First, it’s important to understand how whey protein works and why many in the fitness community consider it the single best supplement to take. For one, whey protein is completely natural. It’s simply the liquid component of milk when it’s separated from the curds during the cheese-making process. For hundreds of years this whey was simply discarded as a waste until the fitness community realized it was a rich source of protein.

In fact, as a protein source, it has the best bioavailability of any other protein out there, including egg which has a biological value of 100, which is the second highest. Whey protein has a whopping BV at 104.

Second, whey protein is complete protein, which means it delivers all essential amino acids to your body. Studies have shown that these amino acids are vital to repair muscles, grow muscle tissue, and lose body fat.  Whey protein also stimulates the release anabolic steroids like insulin, which helps lead to bigger muscle mass.

Choosing A Whey Protein

All the different forms of whey protein are related. Whey isolate is just a more processed and purified form of whey concentrate. This processing produces “denatured” protein in isolate. This does not impact whey isolate’s ability to build muscles. After all, larger proteins are always broken down into smaller proteins inside the body anyway. However, there are certain bioactive peptides that are destroyed during this processing, such as conjugated linolelic acid (CLA), which may be helpful to the immune system and heart.

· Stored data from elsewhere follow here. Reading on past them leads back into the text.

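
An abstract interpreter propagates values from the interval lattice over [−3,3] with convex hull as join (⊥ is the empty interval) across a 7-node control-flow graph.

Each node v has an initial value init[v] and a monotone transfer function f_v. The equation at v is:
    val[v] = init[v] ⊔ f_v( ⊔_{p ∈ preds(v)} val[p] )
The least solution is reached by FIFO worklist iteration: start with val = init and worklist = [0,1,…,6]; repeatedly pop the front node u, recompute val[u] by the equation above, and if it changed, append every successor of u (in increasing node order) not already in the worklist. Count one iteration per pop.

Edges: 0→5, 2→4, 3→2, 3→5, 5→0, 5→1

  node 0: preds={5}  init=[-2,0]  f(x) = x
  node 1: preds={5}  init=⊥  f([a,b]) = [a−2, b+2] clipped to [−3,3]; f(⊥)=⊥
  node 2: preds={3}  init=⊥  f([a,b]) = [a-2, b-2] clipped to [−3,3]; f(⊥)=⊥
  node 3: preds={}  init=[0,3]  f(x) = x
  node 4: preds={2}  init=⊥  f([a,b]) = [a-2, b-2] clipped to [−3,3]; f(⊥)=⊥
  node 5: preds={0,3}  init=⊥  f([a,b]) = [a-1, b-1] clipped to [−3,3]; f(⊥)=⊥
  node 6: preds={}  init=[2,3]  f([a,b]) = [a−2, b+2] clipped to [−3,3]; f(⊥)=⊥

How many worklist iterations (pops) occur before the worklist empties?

Iteration log — 10 steps:
  step 1. node 0  ⊔preds=⊥  new=[-2,0]  stable
  step 2. node 1  ⊔preds=⊥  new=⊥  stable
  step 3. node 2  ⊔preds=[0,3]  new=[-2,1]  old=⊥  +wl: 
  step 4. node 3  ⊔preds=⊥  new=[0,3]  stable
  step 5. node 4  ⊔preds=[-2,1]  new=[-3,-1]  old=⊥  +wl: 
  step 6. node 5  ⊔preds=[-2,3]  new=[-3,2]  old=⊥  +wl: 0,1
  step 7. node 6  ⊔preds=⊥  new=[2,3]  stable
  step 8. node 0  ⊔preds=[-3,2]  new=[-3,2]  old=[-2,0]  +wl: 5
  step 9. node 1  ⊔preds=[-3,2]  new=[-3,3]  old=⊥  +wl: 
  step 10. node 5  ⊔preds=[-3,3]  new=[-3,2]  stable

Least fixpoint reached:
  node 0: [-3,2]
  node 1: [-3,3]
  node 2: [-2,1]
  node 3: [0,3]
  node 4: [-3,-1]
  node 5: [-3,2]
  node 6: [2,3]

10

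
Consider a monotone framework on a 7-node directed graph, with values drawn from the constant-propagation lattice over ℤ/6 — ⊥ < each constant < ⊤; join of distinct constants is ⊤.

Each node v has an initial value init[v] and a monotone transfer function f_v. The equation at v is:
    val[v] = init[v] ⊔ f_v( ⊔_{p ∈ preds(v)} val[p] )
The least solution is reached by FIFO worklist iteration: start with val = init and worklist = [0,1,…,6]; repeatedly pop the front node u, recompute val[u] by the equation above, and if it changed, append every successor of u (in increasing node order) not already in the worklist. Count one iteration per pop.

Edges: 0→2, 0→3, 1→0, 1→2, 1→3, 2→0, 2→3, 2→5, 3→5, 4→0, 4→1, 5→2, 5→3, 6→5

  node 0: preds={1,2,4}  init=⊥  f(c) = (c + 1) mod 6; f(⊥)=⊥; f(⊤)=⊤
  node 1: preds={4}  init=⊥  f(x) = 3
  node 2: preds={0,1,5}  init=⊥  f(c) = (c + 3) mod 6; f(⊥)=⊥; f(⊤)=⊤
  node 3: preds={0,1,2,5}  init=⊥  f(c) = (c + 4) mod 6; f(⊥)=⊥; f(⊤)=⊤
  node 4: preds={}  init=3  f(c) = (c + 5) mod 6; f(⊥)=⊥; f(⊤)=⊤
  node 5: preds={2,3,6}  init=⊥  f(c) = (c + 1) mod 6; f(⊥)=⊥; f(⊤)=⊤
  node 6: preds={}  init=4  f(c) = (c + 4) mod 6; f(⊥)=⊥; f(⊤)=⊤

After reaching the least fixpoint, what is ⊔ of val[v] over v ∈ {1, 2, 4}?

Iteration log — 10 steps:
  step 1. node 0  ⊔preds=3  new=4  old=⊥  +wl: 
  step 2. node 1  ⊔preds=3  new=3  old=⊥  +wl: 0
  step 3. node 2  ⊔preds=⊤  new=⊤  old=⊥  +wl: 
  step 4. node 3  ⊔preds=⊤  new=⊤  old=⊥  +wl: 
  step 5. node 4  ⊔preds=⊥  new=3  stable
  step 6. node 5  ⊔preds=⊤  new=⊤  old=⊥  +wl: 2,3
  step 7. node 6  ⊔preds=⊥  new=4  stable
  step 8. node 0  ⊔preds=⊤  new=⊤  old=4  +wl: 
  step 9. node 2  ⊔preds=⊤  new=⊤  stable
  step 10. node 3  ⊔preds=⊤  new=⊤  stable

Least fixpoint reached:
  node 0: ⊤
  node 1: 3
  node 2: ⊤
  node 3: ⊤
  node 4: 3
  node 5: ⊤
  node 6: 4

⊤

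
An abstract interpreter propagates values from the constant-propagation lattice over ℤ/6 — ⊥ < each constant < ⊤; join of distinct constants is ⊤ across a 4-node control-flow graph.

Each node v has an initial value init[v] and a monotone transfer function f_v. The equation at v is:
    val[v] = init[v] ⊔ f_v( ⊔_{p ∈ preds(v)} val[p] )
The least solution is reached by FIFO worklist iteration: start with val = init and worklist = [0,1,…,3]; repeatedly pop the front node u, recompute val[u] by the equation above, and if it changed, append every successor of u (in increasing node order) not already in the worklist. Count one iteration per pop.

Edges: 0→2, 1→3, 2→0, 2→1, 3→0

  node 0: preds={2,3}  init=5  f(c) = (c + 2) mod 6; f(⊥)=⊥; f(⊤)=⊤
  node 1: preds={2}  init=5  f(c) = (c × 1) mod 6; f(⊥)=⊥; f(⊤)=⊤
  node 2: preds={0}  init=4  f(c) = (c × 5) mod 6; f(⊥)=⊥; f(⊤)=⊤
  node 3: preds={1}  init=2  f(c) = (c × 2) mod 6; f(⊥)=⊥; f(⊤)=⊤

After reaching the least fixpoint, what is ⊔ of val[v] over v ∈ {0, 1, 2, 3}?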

Ultimately, it’s important to analyze your fitness goals, what you’re willing to spend, and whether you have certain allergies. Here are the pros and cons of each whey protein type.

Whey Concentrate

Whey concentrate is the least processed of the different types of whey protein supplements. It contains more complete proteins and bioactive compounds than other forms of whey protein, but usually less protein per serving. Whey concentrate can contains about 70 to 80 percent protein, but also trace amounts of lactose and milk fat.

It serves as a great meal replacement option, which is perfect for maintain fitness levels and ensuring you get a more “complete” meal replacement.  It also happens to be cheaper than other forms of whey protein.

However, this protein features higher carb levels which means more calories, and higher amounts of lactose, which might present a problem for people with lactose intolerance.

Whey Isolate

While whey isolate is more processed, but this processing helps produce more protein per serving, which is why it is made up of about 90 percent protein or more. Furthermore, whey isolate absorbs more quickly in the body than concentrate. That’s why this particular whey protein is so valued by body builders who want to build muscle mass and quickly begin their workout recovery.

The flip side is that whey isolate tends to be more expensive than the concentrate.  Also, many of the bioactive compounds within the protein are broken down during processing, which means you may lose out on some of the health benefits of whey concentrate.

Whey Hydrolysate

This whey protein form is thought to be the fastest absorbing of all the whey proteins. The reason is that all of the proteins found within are predigested, which means the long chain amino acids found in whey concentrate and isolate are broken all the way down into single amino acids. The body already tends to convert these long chain amino acids into single amino acids, but with hydrolysate, this is already done for you.

This could result in better muscle protein synthesis and a bigger spike in insulin production than whey isolate. Hydrolysate is very popular with body builders, but since isolate and hydrolysate are both heavily processed, many of the bioactive compounds and long chain amino acids are destroyed, which may reduce many of the health benefits present in concentrate.

Ultimately, all of the whey proteins offer significant benefits. However, the differences often come down to whether you’re a body builder, what you’re willing to spend, and what kind of nutrition and protein loads you’re looking for in your whey protein.